The snapshot contains the same data as a regular trace — use all the same analysis techniques (timeline viewer, goroutine analysis, pprof extraction). The flight recorder's flow events are particularly useful for diagnosing lock contention and goroutine stalls that caused the anomaly.

### Constraints

- **At most one flight recorder** may be active at a time (this restriction may be relaxed in future Go versions)
- A flight recorder **can run concurrently** with `trace.Start` — both can be active simultaneously
- Only one goroutine may call `WriteTo` at a time — the `sync.Once` pattern handles this naturally
- `Stop()` blocks until any concurrent `WriteTo` completes

### When to use flight recorder vs regular tracing

| Scenario | Tool | Why |
| --- | --- | --- |
| Investigating a known slow operation | `go test -trace` or `trace.Start`/`Stop` | You know when to start and stop |
| Intermittent latency spikes in production | Flight recorder | You don't know when the spike will happen — the buffer captures it retroactively |
| Post-mortem after a timeout or crash | Flight recorder | The problem already happened; regular tracing would miss it |
| Continuous performance monitoring | `samber/cc-skills-golang@golang-observability` (Pyroscope) | Flight recorder is for one-shot diagnosis, not continuous collection |

## Overhead and Practical Limits

| Concern | Guidance |
| --- | --- |
| **Runtime overhead** | ~1-2% CPU during capture; negligible when not capturing |
| **Data volume** | Traces generate MB/s of data.
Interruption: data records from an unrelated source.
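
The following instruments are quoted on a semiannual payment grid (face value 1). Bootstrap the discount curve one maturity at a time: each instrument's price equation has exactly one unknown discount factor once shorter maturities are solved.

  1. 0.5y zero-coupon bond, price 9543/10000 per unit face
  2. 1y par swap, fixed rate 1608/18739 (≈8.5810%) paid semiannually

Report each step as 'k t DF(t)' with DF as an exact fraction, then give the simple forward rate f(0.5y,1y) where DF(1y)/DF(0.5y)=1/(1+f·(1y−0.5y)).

1 1/2 9543/10000
2 1 2299/2500
f(0.5y,1y) = ((9543/10000)/(2299/2500) − 1)/(1/2) = 347/4598 ≈ 7.5468%

step 1 [0.5y] zero: DF = P = 9543/10000 ≈ 0.954300
step 2 [1y] swap r/2=804/18739: DF=(1 − 804/18739·(0.954300))/(1+804/18739) = 2299/2500 ≈ 0.919600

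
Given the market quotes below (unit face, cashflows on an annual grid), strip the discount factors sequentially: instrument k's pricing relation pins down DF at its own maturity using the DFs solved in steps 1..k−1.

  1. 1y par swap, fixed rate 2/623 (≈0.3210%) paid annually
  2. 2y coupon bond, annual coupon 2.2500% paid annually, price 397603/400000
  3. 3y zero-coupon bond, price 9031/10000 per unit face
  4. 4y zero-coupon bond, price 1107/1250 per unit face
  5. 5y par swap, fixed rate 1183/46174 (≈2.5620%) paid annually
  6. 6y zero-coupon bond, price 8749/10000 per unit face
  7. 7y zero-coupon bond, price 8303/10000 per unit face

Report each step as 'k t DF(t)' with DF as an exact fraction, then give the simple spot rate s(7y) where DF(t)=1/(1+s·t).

step 1 [1y] swap r/1=2/623: DF=(1 − 2/623·(0))/(1+2/623) = 623/625 ≈ 0.996800
step 2 [2y] bond c/1=9/400: DF=(397603/400000 − 9/400·(0.996800))/(1+9/400) = 4751/5000 ≈ 0.950200
step 3 [3y] zero: DF = P = 9031/10000 ≈ 0.903100
step 4 [4y] zero: DF = P = 1107/1250 ≈ 0.885600
step 5 [5y] swap r/1=1183/46174: DF=(1 − 1183/46174·(0.996800+0.950200+0.903100+0.885600))/(1+1183/46174) = 8817/10000 ≈ 0.881700
step 6 [6y] zero: DF = P = 8749/10000 ≈ 0.874900
step 7 [7y] zero: DF = P = 8303/10000 ≈ 0.830300

1 1 623/625
2 2 4751/5000
3 3 9031/10000
4 4 1107/1250
5 5 8817/10000
6 6 8749/10000
7 7 8303/10000
s(7y) = (1/(8303/10000) − 1)/(7) = 1697/58121 ≈ 2.9198%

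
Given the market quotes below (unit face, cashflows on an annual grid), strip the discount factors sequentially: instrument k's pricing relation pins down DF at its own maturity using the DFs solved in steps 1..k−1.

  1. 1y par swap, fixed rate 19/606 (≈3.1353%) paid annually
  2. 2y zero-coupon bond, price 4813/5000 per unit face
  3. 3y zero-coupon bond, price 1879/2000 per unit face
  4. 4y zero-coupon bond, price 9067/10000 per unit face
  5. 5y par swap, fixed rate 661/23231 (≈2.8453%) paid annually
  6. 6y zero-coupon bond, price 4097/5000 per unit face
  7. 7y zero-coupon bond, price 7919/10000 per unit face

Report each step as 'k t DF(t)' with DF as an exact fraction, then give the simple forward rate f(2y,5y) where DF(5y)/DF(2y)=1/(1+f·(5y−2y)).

step 1 [1y] swap r/1=19/606: DF=(1 − 19/606·(0))/(1+19/606) = 606/625 ≈ 0.969600
step 2 [2y] zero: DF = P = 4813/5000 ≈ 0.962600
step 3 [3y] zero: DF = P = 1879/2000 ≈ 0.939500
step 4 [4y] zero: DF = P = 9067/10000 ≈ 0.906700
step 5 [5y] swap r/1=661/23231: DF=(1 − 661/23231·(0.969600+0.962600+0.939500+0.906700))/(1+661/23231) = 4339/5000 ≈ 0.867800
step 6 [6y] zero: DF = P = 4097/5000 ≈ 0.819400
step 7 [7y] zero: DF = P = 7919/10000 ≈ 0.791900

1 1 606/625
2 2 4813/5000
3 3 1879/2000
4 4 9067/10000
5 5 4339/5000
6 6 4097/5000
7 7 7919/10000
f(2y,5y) = ((4813/5000)/(4339/5000) − 1)/(3) = 158/4339 ≈ 3.6414%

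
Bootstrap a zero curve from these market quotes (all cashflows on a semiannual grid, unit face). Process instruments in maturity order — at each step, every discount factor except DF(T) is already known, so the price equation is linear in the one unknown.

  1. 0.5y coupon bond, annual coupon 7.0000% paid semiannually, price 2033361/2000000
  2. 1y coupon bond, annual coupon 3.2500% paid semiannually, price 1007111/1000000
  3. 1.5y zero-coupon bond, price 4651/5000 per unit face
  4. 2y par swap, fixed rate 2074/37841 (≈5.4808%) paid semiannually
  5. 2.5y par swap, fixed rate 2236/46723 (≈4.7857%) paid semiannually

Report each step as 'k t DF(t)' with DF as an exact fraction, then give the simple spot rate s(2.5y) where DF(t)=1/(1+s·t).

1 1/2 9823/10000
2 1 9753/10000
3 3/2 4651/5000
4 2 8963/10000
5 5/2 4441/5000
s(2.5y) = (1/(4441/5000) − 1)/(5/2) = 1118/22205 ≈ 5.0349%

step 1 [0.5y] bond c/2=7/200: DF=(2033361/2000000 − 7/200·(0))/(1+7/200) = 9823/10000 ≈ 0.982300
step 2 [1y] bond c/2=13/800: DF=(1007111/1000000 − 13/800·(0.982300))/(1+13/800) = 9753/10000 ≈ 0.975300
step 3 [1.5y] zero: DF = P = 4651/5000 ≈ 0.930200
step 4 [2y] swap r/2=1037/37841: DF=(1 − 1037/37841·(0.982300+0.975300+0.930200))/(1+1037/37841) = 8963/10000 ≈ 0.896300
step 5 [2.5y] swap r/2=1118/46723: DF=(1 − 1118/46723·(0.982300+0.975300+0.930200+0.896300))/(1+1118/46723) = 4441/5000 ≈ 0.888200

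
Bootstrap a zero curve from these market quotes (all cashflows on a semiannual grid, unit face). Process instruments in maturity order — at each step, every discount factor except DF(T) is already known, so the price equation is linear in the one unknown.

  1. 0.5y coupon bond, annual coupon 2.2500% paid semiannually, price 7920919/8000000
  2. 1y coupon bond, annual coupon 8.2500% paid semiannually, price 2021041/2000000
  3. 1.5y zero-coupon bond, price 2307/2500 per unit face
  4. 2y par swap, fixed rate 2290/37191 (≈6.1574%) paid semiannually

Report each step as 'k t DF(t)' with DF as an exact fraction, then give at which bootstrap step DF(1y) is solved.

step 1 [0.5y] bond c/2=9/800: DF=(7920919/8000000 − 9/800·(0))/(1+9/800) = 9791/10000 ≈ 0.979100
step 2 [1y] bond c/2=33/800: DF=(2021041/2000000 − 33/800·(0.979100))/(1+33/800) = 9317/10000 ≈ 0.931700
step 3 [1.5y] zero: DF = P = 2307/2500 ≈ 0.922800
step 4 [2y] swap r/2=1145/37191: DF=(1 − 1145/37191·(0.979100+0.931700+0.922800))/(1+1145/37191) = 1771/2000 ≈ 0.885500

1 1/2 9791/10000
2 1 9317/10000
3 3/2 2307/2500
4 2 1771/2000
DF(1y) is solved at step 2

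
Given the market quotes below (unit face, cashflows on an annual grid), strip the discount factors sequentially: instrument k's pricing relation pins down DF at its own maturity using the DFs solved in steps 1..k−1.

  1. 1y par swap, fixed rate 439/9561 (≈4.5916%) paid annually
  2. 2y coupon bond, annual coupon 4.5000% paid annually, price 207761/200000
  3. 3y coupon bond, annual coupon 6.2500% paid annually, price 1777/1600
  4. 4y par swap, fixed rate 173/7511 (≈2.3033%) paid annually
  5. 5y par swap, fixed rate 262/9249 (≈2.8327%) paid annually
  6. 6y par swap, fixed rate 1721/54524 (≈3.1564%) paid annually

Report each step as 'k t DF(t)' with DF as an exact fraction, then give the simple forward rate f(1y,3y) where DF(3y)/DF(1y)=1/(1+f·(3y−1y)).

step 1 [1y] swap r/1=439/9561: DF=(1 − 439/9561·(0))/(1+439/9561) = 9561/10000 ≈ 0.956100
step 2 [2y] bond c/1=9/200: DF=(207761/200000 − 9/200·(0.956100))/(1+9/200) = 9529/10000 ≈ 0.952900
step 3 [3y] bond c/1=1/16: DF=(1777/1600 − 1/16·(0.956100+0.952900))/(1+1/16) = 933/1000 ≈ 0.933000
step 4 [4y] swap r/1=173/7511: DF=(1 − 173/7511·(0.956100+0.952900+0.933000))/(1+173/7511) = 1827/2000 ≈ 0.913500
step 5 [5y] swap r/1=262/9249: DF=(1 − 262/9249·(0.956100+0.952900+0.933000+0.913500))/(1+262/9249) = 869/1000 ≈ 0.869000
step 6 [6y] swap r/1=1721/54524: DF=(1 − 1721/54524·(0.956100+0.952900+0.933000+0.913500+0.869000))/(1+1721/54524) = 8279/10000 ≈ 0.827900

1 1 9561/10000
2 2 9529/10000
3 3 933/1000
4 4 1827/2000
5 5 869/1000
6 6 8279/10000
f(1y,3y) = ((9561/10000)/(933/1000) − 1)/(2) = 77/6220 ≈ 1.2379%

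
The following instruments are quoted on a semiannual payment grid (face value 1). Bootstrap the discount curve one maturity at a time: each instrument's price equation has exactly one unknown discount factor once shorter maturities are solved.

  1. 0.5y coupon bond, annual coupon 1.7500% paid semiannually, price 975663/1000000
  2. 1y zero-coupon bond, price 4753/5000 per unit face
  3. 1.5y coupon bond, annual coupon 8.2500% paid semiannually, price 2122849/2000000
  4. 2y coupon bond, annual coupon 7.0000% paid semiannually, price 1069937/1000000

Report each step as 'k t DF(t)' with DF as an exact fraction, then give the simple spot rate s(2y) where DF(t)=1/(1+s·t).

step 1 [0.5y] bond c/2=7/800: DF=(975663/1000000 − 7/800·(0))/(1+7/800) = 1209/1250 ≈ 0.967200
step 2 [1y] zero: DF = P = 4753/5000 ≈ 0.950600
step 3 [1.5y] bond c/2=33/800: DF=(2122849/2000000 − 33/800·(0.967200+0.950600))/(1+33/800) = 4717/5000 ≈ 0.943400
step 4 [2y] bond c/2=7/200: DF=(1069937/1000000 − 7/200·(0.967200+0.950600+0.943400))/(1+7/200) = 937/1000 ≈ 0.937000

1 1/2 1209/1250
2 1 4753/5000
3 3/2 4717/5000
4 2 937/1000
s(2y) = (1/(937/1000) − 1)/(2) = 63/1874 ≈ 3.3618%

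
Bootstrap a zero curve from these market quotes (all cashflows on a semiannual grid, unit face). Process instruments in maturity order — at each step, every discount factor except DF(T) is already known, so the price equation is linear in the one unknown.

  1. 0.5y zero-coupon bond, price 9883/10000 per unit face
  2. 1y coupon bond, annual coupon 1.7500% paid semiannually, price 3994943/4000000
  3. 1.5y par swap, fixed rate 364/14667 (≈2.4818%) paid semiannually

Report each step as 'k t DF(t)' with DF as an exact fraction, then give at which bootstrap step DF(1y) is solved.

step 1 [0.5y] zero: DF = P = 9883/10000 ≈ 0.988300
step 2 [1y] bond c/2=7/800: DF=(3994943/4000000 − 7/800·(0.988300))/(1+7/800) = 1963/2000 ≈ 0.981500
step 3 [1.5y] swap r/2=182/14667: DF=(1 − 182/14667·(0.988300+0.981500))/(1+182/14667) = 2409/2500 ≈ 0.963600

1 1/2 9883/10000
2 1 1963/2000
3 3/2 2409/2500
DF(1y) is solved at step 2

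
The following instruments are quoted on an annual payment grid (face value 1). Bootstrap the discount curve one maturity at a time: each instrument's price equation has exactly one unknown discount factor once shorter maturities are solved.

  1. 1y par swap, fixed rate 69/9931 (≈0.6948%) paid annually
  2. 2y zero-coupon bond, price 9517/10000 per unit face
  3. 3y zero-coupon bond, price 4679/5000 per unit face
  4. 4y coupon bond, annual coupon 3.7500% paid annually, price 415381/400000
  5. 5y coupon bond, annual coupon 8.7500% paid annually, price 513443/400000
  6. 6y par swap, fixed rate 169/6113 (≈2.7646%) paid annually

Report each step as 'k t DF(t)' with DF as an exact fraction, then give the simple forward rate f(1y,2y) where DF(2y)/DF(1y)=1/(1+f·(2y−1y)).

step 1 [1y] swap r/1=69/9931: DF=(1 − 69/9931·(0))/(1+69/9931) = 9931/10000 ≈ 0.993100
step 2 [2y] zero: DF = P = 9517/10000 ≈ 0.951700
step 3 [3y] zero: DF = P = 4679/5000 ≈ 0.935800
step 4 [4y] bond c/1=3/80: DF=(415381/400000 − 3/80·(0.993100+0.951700+0.935800))/(1+3/80) = 1121/1250 ≈ 0.896800
step 5 [5y] bond c/1=7/80: DF=(513443/400000 − 7/80·(0.993100+0.951700+0.935800+0.896800))/(1+7/80) = 2191/2500 ≈ 0.876400
step 6 [6y] swap r/1=169/6113: DF=(1 − 169/6113·(0.993100+0.951700+0.935800+0.896800+0.876400))/(1+169/6113) = 8479/10000 ≈ 0.847900

1 1 9931/10000
2 2 9517/10000
3 3 4679/5000
4 4 1121/1250
5 5 2191/2500
6 6 8479/10000
f(1y,2y) = ((9931/10000)/(9517/10000) − 1)/(1) = 414/9517 ≈ 4.3501%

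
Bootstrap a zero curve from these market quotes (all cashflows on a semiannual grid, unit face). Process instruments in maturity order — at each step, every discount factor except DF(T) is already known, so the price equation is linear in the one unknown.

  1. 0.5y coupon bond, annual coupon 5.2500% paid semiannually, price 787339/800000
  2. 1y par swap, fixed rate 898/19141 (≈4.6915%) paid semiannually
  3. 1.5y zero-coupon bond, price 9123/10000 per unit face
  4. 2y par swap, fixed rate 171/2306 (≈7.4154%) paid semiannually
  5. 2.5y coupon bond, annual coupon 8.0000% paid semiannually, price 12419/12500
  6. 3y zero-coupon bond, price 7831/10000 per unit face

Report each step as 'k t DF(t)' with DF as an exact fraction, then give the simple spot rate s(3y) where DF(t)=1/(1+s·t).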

A 10-second trace of a busy service can be 50-100MB |
| **Capture duration** | 5-10 seconds is typical. Longer traces are slow to open and hard to navigate |
| **Memory to view** | `go tool trace` loads the entire trace into memory. Large traces may need 1GB+ RAM |
| **Browser performance** | The web UI can struggle with traces >100MB. Use short captures. |
| **Production use** | Safe for short captures on a single instance. Do not capture continuously. |

## Trace vs pprof: When to Use Which

| Question | Tool | Why |
| --- | --- | --- |
| Where does CPU time go? | pprof CPU profile | Statistical sampling, low overhead, good for aggregate view |
| Why is latency high but CPU low? | go tool trace | Shows goroutine waiting states — I/O, channels, mutexes |
| Where do allocations happen? | pprof heap profile | Per-function allocation counts and sizes |
| Why are GC pauses long? | go tool trace | Shows STW phases, mark assist, GC timeline |
| Is there lock contention? | pprof mutex/block + trace | pprof quantifies it; trace shows the timeline |
| Are goroutines leaking? | pprof goroutine + trace | pprof shows the stack; trace shows creation/lifecycle |
| Which goroutines compete for CPU? | go tool trace | Shows runnable vs running states across all Ps |
| What's the wall-clock breakdown of a request? | go tool trace (with annotations) | Timeline view with tasks and regions |

When in doubt, start with pprof (lower overhead, simpler output). Use trace when pprof doesn't explain the latency or when you need the wall-clock timeline view.